I finally connected with a mom on so many levels. We didnt share too many details about ourselves (so she doesnt know 'my story'), but we shared alot of how we parent and it was really refreshing. I didnt feel like the odd ball out. When she said "We are both police officers. I work the night shifts and I am home before he wakes up and with him all day. Its really nice to be able to spend the day with him and eat dinner as a family. I prefer the night shift. I sacrifice sleep so that I can spend as much time with him as possible."<---Literally quoting how she said it. My jaw dropped. I told her, "Wow you are the 1st person I have met to say they dont care if they lose sleep for their kids" (non-blm). She smiled. I think she felt the same about me. She and I related on so many things! She didnt look at me like I had 50 heads for wanting my son to eat healthy. In fact, that is how her son eats too!! She didnt look at me strange when I said I had never heard of "open play" before, and she even offered some other activities that we may be interested in around our neighborhood. She was so helpful, without that condescending tone you sometimes come across from BTDT moms. Wish more moms (non blm) were like this.
Her son loves sports too, he is only 1 month older than my son and can also play basketball and baseball already, just like mine. He is polite and friendly. He knows how to share. They played 'catch' with the balloons. It was really nice and it was even nicer to see my son making friends.
Although my boy was really staying to himself most of the time today, which is unlike him. All he wanted to do was go down the slides and climb, which was fine. He doesnt need to be interactive with everyone all the time. We laughed for 2 hours straight, and I was even surprised at how fast the time went today!! What a great day and what great memories made together! It was so much fun my son cried when we left. It was so funny because he usually just blows a kiss and says "bye bye" without any issues when we leave somewhere, even the grocery store! He was throwing himself from my arms, crying, saying "no no mommy!! pay(play)!!"
I cant say enough good things about this experience today. Im so glad I didnt get discouraged from last week. I didnt have to be a "BLM" today. I was a mom and they respected that. I even felt comfortable enough to ask for some parenting tips!! Thats big for me, because I dont really trust anyone.

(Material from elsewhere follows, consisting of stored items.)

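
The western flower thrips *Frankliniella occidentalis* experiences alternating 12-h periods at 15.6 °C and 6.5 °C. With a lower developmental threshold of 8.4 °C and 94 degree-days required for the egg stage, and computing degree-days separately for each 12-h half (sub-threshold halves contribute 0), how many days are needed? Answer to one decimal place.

Day half: max(0, 15.6 − 8.4) × 0.5 = 7.2 × 0.5 = 3.60 DD.
Night half: max(0, 6.5 − 8.4) × 0.5 = 0.0 × 0.5 = 0.00 DD.
Per 24 h: 3.60 DD/day.
Duration = 94 / 3.60 = 26.111 ≈ 26.1 days.

26.1 days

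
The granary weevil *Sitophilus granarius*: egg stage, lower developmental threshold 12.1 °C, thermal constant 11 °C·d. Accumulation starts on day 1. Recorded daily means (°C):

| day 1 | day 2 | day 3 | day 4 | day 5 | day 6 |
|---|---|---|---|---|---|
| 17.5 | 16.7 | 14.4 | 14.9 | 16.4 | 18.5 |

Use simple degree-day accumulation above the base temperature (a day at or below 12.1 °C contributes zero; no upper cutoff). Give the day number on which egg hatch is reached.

day 3

Daily DD above 12.1 °C: 5.4, 4.6, 2.3, 2.8, 4.3, 6.4.
Cumulative: 5.4, 10.0, 12.3, 15.1, 19.4, 25.8.
The total first reaches 11 DD on day 3.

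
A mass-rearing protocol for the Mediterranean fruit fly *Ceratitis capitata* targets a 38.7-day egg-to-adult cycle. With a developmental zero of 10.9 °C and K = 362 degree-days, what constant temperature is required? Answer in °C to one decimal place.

20.3 °C

Required daily accumulation = 362 / 38.7 = 9.354 DD/day.
T = T_base + 9.354 = 10.9 + 9.354 = 20.254 ≈ 20.3 °C.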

All good things right? Well there were a few moments where I just had to change the subject very nonchalant. There was talk about "the next one" and "their older one" and today...for ONE TIME..I didnt want to get in that conversation. Does that make me bad? I didnt want to be the BLM, I didnt want to be the girl struggling TTC, I didnt want to be the one who was "done having kids because her body is done" TODAY..I just wanted to be a mom at a play group with her son. I feel guilty for that, but its draining and I really need a mental break from my reality sometimes.
Yah for a great day! Proud of you... it's not easy putting your feelings aside and being the 'normal' mom. Cheers to more fab play dates ahead!